Responsibilities Beyond our Self-Interest
Kant proposes cosmopolitism as a guiding principle to protect people from war and wishes to morally ground cosmopolitan right in the notion of universal hospitality. Promoting sociality and humanity, cosmopolitanism symbolizes a transcultural competence of negotiating cultural difference, a move beyond narrowly territorial understandings of identity and belonging. Irrespective of national, religious, ethnic, and gender differences, people appear as belonging to a single global community based on their shared pasts and entangled futures. According to Kant, a world citizen acts from the pluralistic standpoint of humanity as a collective actor, and not as an egoistic individual. Cosmopolitanism, based on the normative espousal of an expansive global consciousness, opposes narrow and limited territorial loyalties. We, as citizens of liberal democracies, are expected to take on responsibilities beyond the limits of our narrow self-interest, particularly in the face of growing global interdependence. Thus the Enlightenment notion of cosmopolitanism has as its normative ideal the pursuit of the perfect civil union of mankind.

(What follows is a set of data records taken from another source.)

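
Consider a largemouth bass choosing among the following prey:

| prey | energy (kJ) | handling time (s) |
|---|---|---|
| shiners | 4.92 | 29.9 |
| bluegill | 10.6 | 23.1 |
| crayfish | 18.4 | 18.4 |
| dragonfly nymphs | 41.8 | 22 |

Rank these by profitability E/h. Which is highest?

In descending order of E/h:
dragonfly nymphs: 41.8/22 = 1.9 kJ/s
crayfish: 18.4/18.4 = 1 kJ/s
bluegill: 10.6/23.1 = 0.459 kJ/s
shiners: 4.92/29.9 = 0.165 kJ/s

dragonfly nymphs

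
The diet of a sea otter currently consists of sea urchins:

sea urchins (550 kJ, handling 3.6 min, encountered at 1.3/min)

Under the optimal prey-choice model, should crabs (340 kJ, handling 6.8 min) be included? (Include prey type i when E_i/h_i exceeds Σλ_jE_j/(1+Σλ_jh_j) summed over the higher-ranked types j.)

No

Intake rate on the current diet: R = (1.3×550) / (1 + 1.3×3.6) = 715/5.68 = 125.9 kJ/min.
Profitability of crabs: 340/6.8 = 50 kJ/min.
Since 50 < R, time spent handling crabs is better spent searching.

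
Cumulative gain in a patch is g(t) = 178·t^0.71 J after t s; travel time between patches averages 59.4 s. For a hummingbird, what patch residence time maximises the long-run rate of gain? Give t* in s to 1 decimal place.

145.4 s

Optimal t* satisfies g'(t*) = g(t*)/(T + t*).
g'(t) = 0.71·178·t^-0.29. Setting 0.71·178·t^-0.29 = 178·t^0.71/(59.4+t) gives 0.71(59.4+t) = t, so 0.29·t = 0.71×59.4.
t* = 0.71×59.4/0.29 = 145.4 s.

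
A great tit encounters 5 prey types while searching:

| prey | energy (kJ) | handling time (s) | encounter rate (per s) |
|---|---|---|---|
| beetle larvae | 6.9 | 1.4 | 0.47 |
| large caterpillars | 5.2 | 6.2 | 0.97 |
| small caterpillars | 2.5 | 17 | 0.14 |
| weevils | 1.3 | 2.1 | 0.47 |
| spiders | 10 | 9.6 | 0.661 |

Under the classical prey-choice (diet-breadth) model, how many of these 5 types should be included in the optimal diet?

E/h in descending order: beetle larvae 4.93, spiders 1.04, large caterpillars 0.839, weevils 0.619, small caterpillars 0.147 kJ/s. The optimal diet is the largest prefix of this list for which every included type satisfies E_i/h_i > R on the types above it.
Rate on top 1: 1.956. spiders: 1.04 < 1.956 → exclude; stop.
Optimal diet: beetle larvae — 1 of 5 types.

1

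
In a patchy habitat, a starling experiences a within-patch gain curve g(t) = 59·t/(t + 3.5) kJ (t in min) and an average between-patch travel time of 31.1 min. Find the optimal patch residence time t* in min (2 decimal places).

10.43 min

By the marginal value theorem, leave when the instantaneous gain rate g'(t) equals the habitat-wide average g(t)/(T + t).
g'(t) = 59·3.5/(t + 3.5)². Setting 59·3.5/(t+3.5)² = 59t/[(t+3.5)(31.1+t)] gives 3.5(31.1+t) = t(t+3.5), so t² = 3.5×31.1 = 108.9.
t* = √108.9 = 10.43 min.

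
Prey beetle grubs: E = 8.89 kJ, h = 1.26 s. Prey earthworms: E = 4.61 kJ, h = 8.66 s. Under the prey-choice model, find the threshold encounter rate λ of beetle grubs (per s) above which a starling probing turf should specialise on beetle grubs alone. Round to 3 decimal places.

The zero-one rule: include earthworms iff E₂/h₂ > λE₁/(1+λh₁). Equality gives the switch point.
λE₁h₂ = E₂ + λE₂h₁ ⇒ λ = E₂/(E₁h₂ − E₂h₁) = 4.61/(76.99 − 5.809) = 0.06477 per s.

0.065 per s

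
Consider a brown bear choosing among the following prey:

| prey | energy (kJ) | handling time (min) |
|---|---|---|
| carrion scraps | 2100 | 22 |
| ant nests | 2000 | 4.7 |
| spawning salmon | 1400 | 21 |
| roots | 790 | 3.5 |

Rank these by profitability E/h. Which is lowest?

spawning salmon

In descending order of E/h:
ant nests: 2000/4.7 = 426 kJ/min
roots: 790/3.5 = 226 kJ/min
carrion scraps: 2100/22 = 95.5 kJ/min
spawning salmon: 1400/21 = 66.7 kJ/min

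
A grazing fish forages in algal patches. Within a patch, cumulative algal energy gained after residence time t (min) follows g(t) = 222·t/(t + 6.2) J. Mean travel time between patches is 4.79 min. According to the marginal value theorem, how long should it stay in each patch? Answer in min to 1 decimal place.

5.4 min

By the marginal value theorem, leave when the instantaneous gain rate g'(t) equals the habitat-wide average g(t)/(T + t).
g'(t) = 222·6.2/(t + 6.2)². Setting 222·6.2/(t+6.2)² = 222t/[(t+6.2)(4.79+t)] gives 6.2(4.79+t) = t(t+6.2), so t² = 6.2×4.79 = 29.7.
t* = √29.7 = 5.45 min.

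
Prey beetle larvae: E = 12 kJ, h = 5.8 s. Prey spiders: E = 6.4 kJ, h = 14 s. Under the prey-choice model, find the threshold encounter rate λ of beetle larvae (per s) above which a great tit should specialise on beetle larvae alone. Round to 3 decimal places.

0.049 per s

The zero-one rule: include spiders iff E₂/h₂ > λE₁/(1+λh₁). Equality gives the switch point.
λE₁h₂ = E₂ + λE₂h₁ ⇒ λ = E₂/(E₁h₂ − E₂h₁) = 6.4/(168 − 37.12) = 0.0489 per s.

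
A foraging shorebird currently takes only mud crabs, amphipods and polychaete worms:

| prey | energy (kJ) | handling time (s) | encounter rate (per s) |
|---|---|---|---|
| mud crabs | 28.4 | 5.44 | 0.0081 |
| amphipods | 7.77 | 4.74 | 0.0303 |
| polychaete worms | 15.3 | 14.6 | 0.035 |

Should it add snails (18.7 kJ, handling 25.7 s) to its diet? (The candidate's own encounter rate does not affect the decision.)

Yes

On mud crabs, amphipods and polychaete worms alone, R = ΣλE/(1+Σλh) = 1.001/1.699 = 0.5893 kJ/s.
Profitability of snails: 18.7/25.7 = 0.7276 kJ/s.
0.7276 > 0.5893, so adding snails raises the average — include it.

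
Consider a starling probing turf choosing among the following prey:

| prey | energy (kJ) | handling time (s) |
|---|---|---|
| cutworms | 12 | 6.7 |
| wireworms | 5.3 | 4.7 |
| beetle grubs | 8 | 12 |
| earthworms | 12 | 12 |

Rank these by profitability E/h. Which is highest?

In descending order of E/h:
cutworms: 12/6.7 = 1.79 kJ/s
wireworms: 5.3/4.7 = 1.13 kJ/s
earthworms: 12/12 = 1 kJ/s
beetle grubs: 8/12 = 0.667 kJ/s

cutworms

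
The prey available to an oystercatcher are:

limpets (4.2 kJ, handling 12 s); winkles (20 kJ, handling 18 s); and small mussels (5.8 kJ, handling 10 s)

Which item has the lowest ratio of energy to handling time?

limpets

In descending order of E/h:
winkles: 20/18 = 1.11 kJ/s
small mussels: 5.8/10 = 0.58 kJ/s
limpets: 4.2/12 = 0.35 kJ/s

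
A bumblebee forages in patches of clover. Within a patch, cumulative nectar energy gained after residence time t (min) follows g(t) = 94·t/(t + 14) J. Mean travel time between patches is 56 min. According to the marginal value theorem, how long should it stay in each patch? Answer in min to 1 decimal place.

Optimal t* satisfies g'(t*) = g(t*)/(T + t*).
g'(t) = 94·14/(t + 14)². Setting 94·14/(t+14)² = 94t/[(t+14)(56+t)] gives 14(56+t) = t(t+14), so t² = 14×56 = 784.
t* = √784 = 28 min.

28.0 min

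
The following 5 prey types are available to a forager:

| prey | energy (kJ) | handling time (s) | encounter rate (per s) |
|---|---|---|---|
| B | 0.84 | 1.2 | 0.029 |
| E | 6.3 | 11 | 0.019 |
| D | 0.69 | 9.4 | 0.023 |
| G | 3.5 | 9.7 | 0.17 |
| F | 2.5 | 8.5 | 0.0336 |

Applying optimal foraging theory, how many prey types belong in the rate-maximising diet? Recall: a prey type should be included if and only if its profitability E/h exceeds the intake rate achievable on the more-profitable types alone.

4

Rank by E/h (kJ/s): B 0.7, E 0.573, G 0.361, F 0.294, D 0.0734. Include each in turn until the next type's E/h falls below the running intake rate.
Rate on top 1: 0.02354. E: 0.573 > 0.02354 → include.
Rate on top 2: 0.1158. G: 0.361 > 0.1158 → include.
Rate on top 3: 0.2555. F: 0.294 > 0.2555 → include.
Rate on top 4: 0.259. D: 0.0734 < 0.259 → exclude; stop.
Optimal diet: B, E, G, F — 4 of 5 types.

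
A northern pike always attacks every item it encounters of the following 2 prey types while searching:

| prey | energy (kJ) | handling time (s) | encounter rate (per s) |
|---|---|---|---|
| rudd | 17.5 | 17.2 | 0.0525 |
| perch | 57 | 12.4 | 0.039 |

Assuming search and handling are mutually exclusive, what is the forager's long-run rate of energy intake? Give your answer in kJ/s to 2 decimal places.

1.32 kJ/s

R = Σλ_iE_i / (1 + Σλ_ih_i)
Numerator: 0.0525×17.5 + 0.039×57 = 3.142
Denominator: 1 + 0.0525×17.2 + 0.039×12.4 = 2.387
R = 3.142/2.387 = 1.316 kJ/s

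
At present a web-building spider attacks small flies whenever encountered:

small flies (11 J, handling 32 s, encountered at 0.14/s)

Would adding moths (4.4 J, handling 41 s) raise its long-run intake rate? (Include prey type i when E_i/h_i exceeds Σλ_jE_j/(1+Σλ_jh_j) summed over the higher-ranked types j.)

Intake rate on the current diet: R = (0.14×11) / (1 + 0.14×32) = 1.54/5.48 = 0.281 J/s.
moths: E/h = 4.4/41 = 0.1073 J/s.
0.1073 < 0.281, so adding moths would lower the average — exclude it.

No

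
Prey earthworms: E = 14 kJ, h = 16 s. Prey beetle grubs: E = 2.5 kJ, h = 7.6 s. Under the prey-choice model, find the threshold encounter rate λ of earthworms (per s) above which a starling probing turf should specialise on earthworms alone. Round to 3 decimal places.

At the threshold, the rate on earthworms alone equals the profitability of beetle grubs: λ·14/(1 + λ·16) = 2.5/7.6 = 0.3289.
Rearranging, λ(14 − 0.3289×16) = 0.3289, so λ = 0.3289/8.737 = 0.03765 per s.

0.038 per s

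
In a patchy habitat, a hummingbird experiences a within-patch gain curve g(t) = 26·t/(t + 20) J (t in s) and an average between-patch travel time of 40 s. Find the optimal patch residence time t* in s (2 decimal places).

28.28 s

Optimal t* satisfies g'(t*) = g(t*)/(T + t*).
g'(t) = 26·20/(t + 20)². Setting 26·20/(t+20)² = 26t/[(t+20)(40+t)] gives 20(40+t) = t(t+20), so t² = 20×40 = 800.
t* = √800 = 28.28 s.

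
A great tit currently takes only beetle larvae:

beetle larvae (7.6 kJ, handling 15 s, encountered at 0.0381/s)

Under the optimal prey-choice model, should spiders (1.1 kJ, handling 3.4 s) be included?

Intake rate on the current diet: R = (0.0381×7.6) / (1 + 0.0381×15) = 0.2896/1.571 = 0.1843 kJ/s.
spiders: E/h = 1.1/3.4 = 0.3235 kJ/s.
Since 0.3235 > R, including spiders increases the long-run rate.

Yes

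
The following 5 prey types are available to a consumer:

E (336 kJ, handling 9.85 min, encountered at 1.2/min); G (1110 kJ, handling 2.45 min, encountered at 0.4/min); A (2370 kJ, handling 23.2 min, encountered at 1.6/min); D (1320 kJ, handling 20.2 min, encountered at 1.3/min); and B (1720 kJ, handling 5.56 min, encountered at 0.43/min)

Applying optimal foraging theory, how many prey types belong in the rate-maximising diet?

2

Rank by E/h (kJ/min): G 453, B 309, A 102, D 65.3, E 34.1. Include each in turn until the next type's E/h falls below the running intake rate.
Rate on top 1: 224.2. B: 309 > 224.2 → include.
Rate on top 2: 270.8. A: 102 < 270.8 → exclude; stop.
Optimal diet: G, B — 2 of 5 types.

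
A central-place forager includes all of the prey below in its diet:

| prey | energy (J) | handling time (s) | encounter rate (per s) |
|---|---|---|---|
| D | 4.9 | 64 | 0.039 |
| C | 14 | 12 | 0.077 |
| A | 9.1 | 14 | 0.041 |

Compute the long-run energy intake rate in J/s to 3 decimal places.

0.329 J/s

Energy encountered per unit search time: 0.039×4.9 + 0.077×14 + 0.041×9.1 = 1.642 J/s.
Handling time per unit search time: 0.039×64 + 0.077×12 + 0.041×14 = 3.994.
Rate = 1.642/(1 + 3.994) = 0.3288 J/s.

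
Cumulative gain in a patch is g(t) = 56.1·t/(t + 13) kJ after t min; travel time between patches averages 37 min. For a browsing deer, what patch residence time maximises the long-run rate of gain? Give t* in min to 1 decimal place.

21.9 min

Optimal t* satisfies g'(t*) = g(t*)/(T + t*).
g'(t) = 56.1·13/(t + 13)². Setting 56.1·13/(t+13)² = 56.1t/[(t+13)(37+t)] gives 13(37+t) = t(t+13), so t² = 13×37 = 481.
t* = √481 = 21.93 min.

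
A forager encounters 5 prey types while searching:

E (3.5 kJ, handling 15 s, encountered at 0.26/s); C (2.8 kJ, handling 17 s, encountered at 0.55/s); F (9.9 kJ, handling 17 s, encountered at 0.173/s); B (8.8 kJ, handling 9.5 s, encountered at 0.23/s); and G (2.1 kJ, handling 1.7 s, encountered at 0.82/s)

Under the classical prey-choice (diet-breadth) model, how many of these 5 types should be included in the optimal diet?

E/h in descending order: G 1.24, B 0.926, F 0.582, E 0.233, C 0.165 kJ/s. The optimal diet is the largest prefix of this list for which every included type satisfies E_i/h_i > R on the types above it.
Rate on top 1: 0.7193. B: 0.926 > 0.7193 → include.
Rate on top 2: 0.8181. F: 0.582 < 0.8181 → exclude; stop.
Optimal diet: G, B — 2 of 5 types.

2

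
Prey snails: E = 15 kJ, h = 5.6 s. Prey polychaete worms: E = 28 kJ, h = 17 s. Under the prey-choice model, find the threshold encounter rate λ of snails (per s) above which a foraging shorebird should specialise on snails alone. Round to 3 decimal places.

Drop polychaete worms once their profitability E₂/h₂ falls below the rate achievable on snails alone: E₂/h₂ = λE₁/(1 + λh₁).
Solve for λ: λE₁h₂ = E₂(1 + λh₁) → λ(E₁h₂ − E₂h₁) = E₂ → λ = E₂/(E₁h₂ − E₂h₁).
λ = 28/(15×17 − 28×5.6) = 28/98.2 = 0.2851 per s.

0.285 per s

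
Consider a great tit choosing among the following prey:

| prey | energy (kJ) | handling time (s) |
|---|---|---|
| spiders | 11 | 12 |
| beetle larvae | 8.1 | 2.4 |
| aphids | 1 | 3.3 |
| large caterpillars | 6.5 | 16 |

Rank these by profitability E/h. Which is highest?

Profitability E/h (kJ/s): spiders = 11/12 = 0.917, beetle larvae = 8.1/2.4 = 3.38, aphids = 1/3.3 = 0.303, large caterpillars = 6.5/16 = 0.406.
Ranked: beetle larvae > spiders > large caterpillars > aphids.

beetle larvae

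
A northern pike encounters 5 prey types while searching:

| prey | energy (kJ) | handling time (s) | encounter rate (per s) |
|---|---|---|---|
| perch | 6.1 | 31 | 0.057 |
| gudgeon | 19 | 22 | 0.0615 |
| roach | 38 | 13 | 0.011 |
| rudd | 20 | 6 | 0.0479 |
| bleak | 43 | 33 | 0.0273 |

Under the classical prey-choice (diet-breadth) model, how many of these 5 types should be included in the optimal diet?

E/h in descending order: rudd 3.33, roach 2.92, bleak 1.3, gudgeon 0.864, perch 0.197 kJ/s. The optimal diet is the largest prefix of this list for which every included type satisfies E_i/h_i > R on the types above it.
Rate on top 1: 0.7441. roach: 2.92 > 0.7441 → include.
Rate on top 2: 0.962. bleak: 1.3 > 0.962 → include.
Rate on top 3: 1.094. gudgeon: 0.864 < 1.094 → exclude; stop.
Optimal diet: rudd, roach, bleak — 3 of 5 types.

3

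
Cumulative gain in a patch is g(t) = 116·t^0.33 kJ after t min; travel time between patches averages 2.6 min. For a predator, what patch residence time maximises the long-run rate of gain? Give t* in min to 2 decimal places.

Optimal t* satisfies g'(t*) = g(t*)/(T + t*).
g'(t) = 0.33·116·t^-0.67. Setting 0.33·116·t^-0.67 = 116·t^0.33/(2.6+t) gives 0.33(2.6+t) = t, so 0.67·t = 0.33×2.6.
t* = 0.33×2.6/0.67 = 1.281 min.

1.28 min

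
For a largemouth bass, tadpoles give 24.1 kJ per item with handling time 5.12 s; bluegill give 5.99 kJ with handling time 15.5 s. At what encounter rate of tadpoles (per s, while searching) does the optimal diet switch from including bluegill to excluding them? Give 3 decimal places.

At the threshold, the rate on tadpoles alone equals the profitability of bluegill: λ·24.1/(1 + λ·5.12) = 5.99/15.5 = 0.3865.
Rearranging, λ(24.1 − 0.3865×5.12) = 0.3865, so λ = 0.3865/22.12 = 0.01747 per s.

0.017 per s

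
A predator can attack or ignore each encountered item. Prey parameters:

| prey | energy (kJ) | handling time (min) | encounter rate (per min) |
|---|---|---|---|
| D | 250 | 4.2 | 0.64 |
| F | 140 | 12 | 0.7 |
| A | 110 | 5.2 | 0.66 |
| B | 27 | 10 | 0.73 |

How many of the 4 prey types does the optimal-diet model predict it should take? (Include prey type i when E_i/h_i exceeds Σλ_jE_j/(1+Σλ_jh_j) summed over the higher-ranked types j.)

Rank by E/h (kJ/min): D 59.5, A 21.2, F 11.7, B 2.7. Include each in turn until the next type's E/h falls below the running intake rate.
Rate on top 1: 43.38. A: 21.2 < 43.38 → exclude; stop.
Optimal diet: D — 1 of 4 types.

1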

The recent boat tragedies at the shores of Europe signal a failure of Enlightenment commitment to humanity and humanitarianism. We are once again witnessing a crisis of European claims to being upholders of global justice, human rights and democracy. The disenchantment with Europe in the aftermath of colonialism and the holocaust looms large anew. Current EU border politics amounts to letting migrants die in the name of securing European territory.
Hospitality: Conditional or Absolute?
In his deconstructive reading of Kantian cosmopolitan ethics, the French philosopher Jacques Derrida discusses how Kantian hospitality is temporary in nature and hinges on the entrant not causing any trouble. Derrida traces elements of hostility intrinsic in Kantian reflections on hospitality and speaks of the “hostipitality” (namely, hostile hospitality) inherent in Kant’s “conditional hospitality”. According to Derrida, a truly cosmopolitan ethics would entail absolute hospitality, which is unconditional and is not qualified upon the guest fulfilling certain criteria or duties to receive it.
The vulnerability of those at the mercy of the sea is testimony to the fact that the progressive goals of the Enlightenment are at risk in Europe, the purported place of its birth. To counteract the pervasive disenchantment with the lofty principles of the Enlightenment necessitates rescuing norms of cosmopolitanism and humanitarianism from the cynical approach of EU migration policy. The recent Mediterranean boat disasters are a grim reminder that not only the migrants but also Enlightenment ideals are endangered in postcolonial Europe.